To our knowledge, not only ETCL ,but also extranodal NK/T-cell lymphoma of nasal type could involve the intestine.［6］ Clinically, the latter mainly involves middle-aged men with major symptoms of bleeding, ulcer and bone destroy.［29］ Follow-up data information from Tapan disclosed that extranodal NK/T-cell lymphoma of nasal type has a poor prognosis with a median survival of 3 months.［30］ These features resemble to those of the cases of this series. Pathologically, pleomorphic median-sized or large cells were predominant. Most lesions in this series showed ucleration with frequent angiocentricity and zonal necrosis. Features of lympho-epithelial lesion (LEL) and reactive histiocytosis with phagocytosis were frequently observed, and were similar to the pathological changes of extranodal NK/T-cell lymphoma of nasal type.［29］ Comparison of the immunophenotype and expression of TIA1 showed that their difference only lies in the expressions of CD8 and CD56.［31-33］ Another important feature of ITCL is the frequency of TCR-γ gene rearrangement (59.52%－64.29%). Thus, a small proportion of ITCLs have a cell linage of cytotoxic T cell or NK cell. The positive frequency of EBER and LMP1 in extranodal NK/T-cell lymphoma of nasal type is 83.78%－93% and 26.32%, respectively,［31,32］ and 85.71% and 38.10% in ITCL. Hence ITCL is a heterogeneous lymphoid neoplastic group, and a small proportion of primary ITCLs in China and extranodal NK/T-cell lymphoma of nasal type belong to the same spectrum.

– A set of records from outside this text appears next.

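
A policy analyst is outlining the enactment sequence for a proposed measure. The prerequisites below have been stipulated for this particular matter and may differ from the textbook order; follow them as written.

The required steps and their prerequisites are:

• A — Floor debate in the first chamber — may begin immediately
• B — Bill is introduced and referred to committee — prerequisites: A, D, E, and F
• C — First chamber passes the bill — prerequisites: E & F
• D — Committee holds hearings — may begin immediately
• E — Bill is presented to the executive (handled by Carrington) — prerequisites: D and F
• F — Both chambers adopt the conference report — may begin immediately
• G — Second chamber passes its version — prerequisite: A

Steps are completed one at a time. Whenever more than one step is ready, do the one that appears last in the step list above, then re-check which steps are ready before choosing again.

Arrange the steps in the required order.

F → D → E → C → A → G → B

F, D and A have no prerequisites; F is listed later, so F is first.
Ready: D and A. D is listed later → D.
E and A are both available; E is listed later → E.
C now also ready, so the ready set is {C, A}; C is listed later → C.
Next only A has its prerequisites met → A.
Ready: G and B. G is listed later → G.
B is the only step now ready → B.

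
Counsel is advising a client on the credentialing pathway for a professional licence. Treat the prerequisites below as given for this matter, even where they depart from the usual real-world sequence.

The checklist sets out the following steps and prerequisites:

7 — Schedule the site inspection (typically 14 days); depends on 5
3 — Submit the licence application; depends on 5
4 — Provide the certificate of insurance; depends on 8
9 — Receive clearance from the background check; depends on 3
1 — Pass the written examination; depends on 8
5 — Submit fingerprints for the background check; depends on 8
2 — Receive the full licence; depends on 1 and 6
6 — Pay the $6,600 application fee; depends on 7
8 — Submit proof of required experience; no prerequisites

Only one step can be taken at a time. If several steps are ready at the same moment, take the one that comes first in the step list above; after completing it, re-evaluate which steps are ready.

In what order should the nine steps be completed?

8 has no prerequisites → 8 first.
Now 4, 1 and 5 have their prerequisites met. 4 is listed earlier, so 4 next.
1 and 5 are both available; 1 is listed earlier → 1.
5 needed 8, now all done → 5.
7 and 3 are both available; 7 is listed earlier → 7.
6 now also ready, so the ready set is {3, 6}; 3 is listed earlier → 3.
Now 9 and 6 have their prerequisites met. 9 is listed earlier, so 9 next.
6 needed 7, now all done → 6.
2 needed 1 and 6, now all done → 2.

8 → 4 → 1 → 5 → 7 → 3 → 9 → 6 → 2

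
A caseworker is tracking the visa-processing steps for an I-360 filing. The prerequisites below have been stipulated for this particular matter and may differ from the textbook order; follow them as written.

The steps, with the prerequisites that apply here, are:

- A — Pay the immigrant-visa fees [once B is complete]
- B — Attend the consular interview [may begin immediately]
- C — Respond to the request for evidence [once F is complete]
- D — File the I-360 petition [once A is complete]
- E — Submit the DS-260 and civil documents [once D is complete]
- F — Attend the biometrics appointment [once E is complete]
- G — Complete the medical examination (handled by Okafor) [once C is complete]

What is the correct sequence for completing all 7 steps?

Only B has no prerequisites, so it is first.
A needed B, now all done → A.
That leaves D as the only ready step → D.
E is the only step now ready → E.
That leaves F as the only ready step → F.
That leaves C as the only ready step → C.
G needed C, now all done → G.

B, A, D, E, F, C, G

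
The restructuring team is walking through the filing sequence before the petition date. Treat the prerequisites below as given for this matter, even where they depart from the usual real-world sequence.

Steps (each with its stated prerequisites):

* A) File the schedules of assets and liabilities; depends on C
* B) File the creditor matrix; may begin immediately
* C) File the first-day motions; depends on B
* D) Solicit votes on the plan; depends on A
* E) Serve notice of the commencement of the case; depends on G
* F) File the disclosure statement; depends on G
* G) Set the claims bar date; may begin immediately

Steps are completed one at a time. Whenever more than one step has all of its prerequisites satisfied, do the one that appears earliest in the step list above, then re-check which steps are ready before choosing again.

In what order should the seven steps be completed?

B → C → A → D → G → E → F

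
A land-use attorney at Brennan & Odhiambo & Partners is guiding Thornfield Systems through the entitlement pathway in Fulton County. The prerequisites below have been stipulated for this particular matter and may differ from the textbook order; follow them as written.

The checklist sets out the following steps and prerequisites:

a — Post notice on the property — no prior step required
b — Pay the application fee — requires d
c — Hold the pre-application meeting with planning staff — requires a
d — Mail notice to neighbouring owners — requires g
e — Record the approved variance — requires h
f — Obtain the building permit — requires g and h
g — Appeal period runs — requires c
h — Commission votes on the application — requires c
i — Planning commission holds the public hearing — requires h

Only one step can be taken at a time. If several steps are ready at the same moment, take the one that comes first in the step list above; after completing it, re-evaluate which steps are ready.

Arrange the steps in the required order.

a is the only step with nothing outstanding, so it goes first.
c needed a, now all done → c.
Ready: g and h. g is listed earlier → g.
d now also ready, so the ready set is {d, h}; d is listed earlier → d.
Now b and h have their prerequisites met. b is listed earlier, so b next.
That leaves h as the only ready step → h.
Now e, f and i have their prerequisites met. e is listed earlier, so e next.
Ready: f and i. f is listed earlier → f.
i needed h, now all done → i.

a → c → g → d → b → h → e → f → i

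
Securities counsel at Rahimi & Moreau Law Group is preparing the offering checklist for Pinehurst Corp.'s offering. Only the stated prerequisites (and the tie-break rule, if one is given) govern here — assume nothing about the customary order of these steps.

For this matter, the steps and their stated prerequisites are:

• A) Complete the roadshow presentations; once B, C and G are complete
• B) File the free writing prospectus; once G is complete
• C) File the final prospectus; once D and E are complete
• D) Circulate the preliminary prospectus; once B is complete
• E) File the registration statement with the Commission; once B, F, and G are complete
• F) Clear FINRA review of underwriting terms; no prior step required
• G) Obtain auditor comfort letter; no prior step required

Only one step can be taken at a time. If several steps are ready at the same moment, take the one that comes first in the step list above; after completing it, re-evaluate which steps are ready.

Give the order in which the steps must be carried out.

F and G have no prerequisites; F is listed earlier, so F is first.
Next only G has its prerequisites met → G.
B needed G, now all done → B.
Ready: D and E. D is listed earlier → D.
That leaves E as the only ready step → E.
That leaves C as the only ready step → C.
A is the only step now ready → A.

F, G, B, D, E, C, A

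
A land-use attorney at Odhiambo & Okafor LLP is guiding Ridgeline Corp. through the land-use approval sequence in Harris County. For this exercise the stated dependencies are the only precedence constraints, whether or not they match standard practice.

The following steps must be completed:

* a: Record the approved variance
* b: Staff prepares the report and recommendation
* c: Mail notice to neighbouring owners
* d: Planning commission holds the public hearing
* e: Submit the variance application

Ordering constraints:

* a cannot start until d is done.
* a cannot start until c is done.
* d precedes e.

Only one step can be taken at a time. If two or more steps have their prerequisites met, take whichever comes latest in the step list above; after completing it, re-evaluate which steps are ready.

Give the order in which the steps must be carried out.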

In short, intestinal T-cell lymphoma ( ITCL) without celiac disease in Chinese is a special EBV-associated entity group. Their peculiarity lies in two aspects: unusual clinicopathological features such as predilection people, age, site, histological changes and expression of CD56 and TIA-1; and relation to Epstein-Barr virus.
Acknowledgement ： We are grateful to Dr. WEI Yu-quan for his analysis of PCR product and Prof. ZHOU Xiao-ge for providing EBERs oligonucleotide probes labeled with digoxin.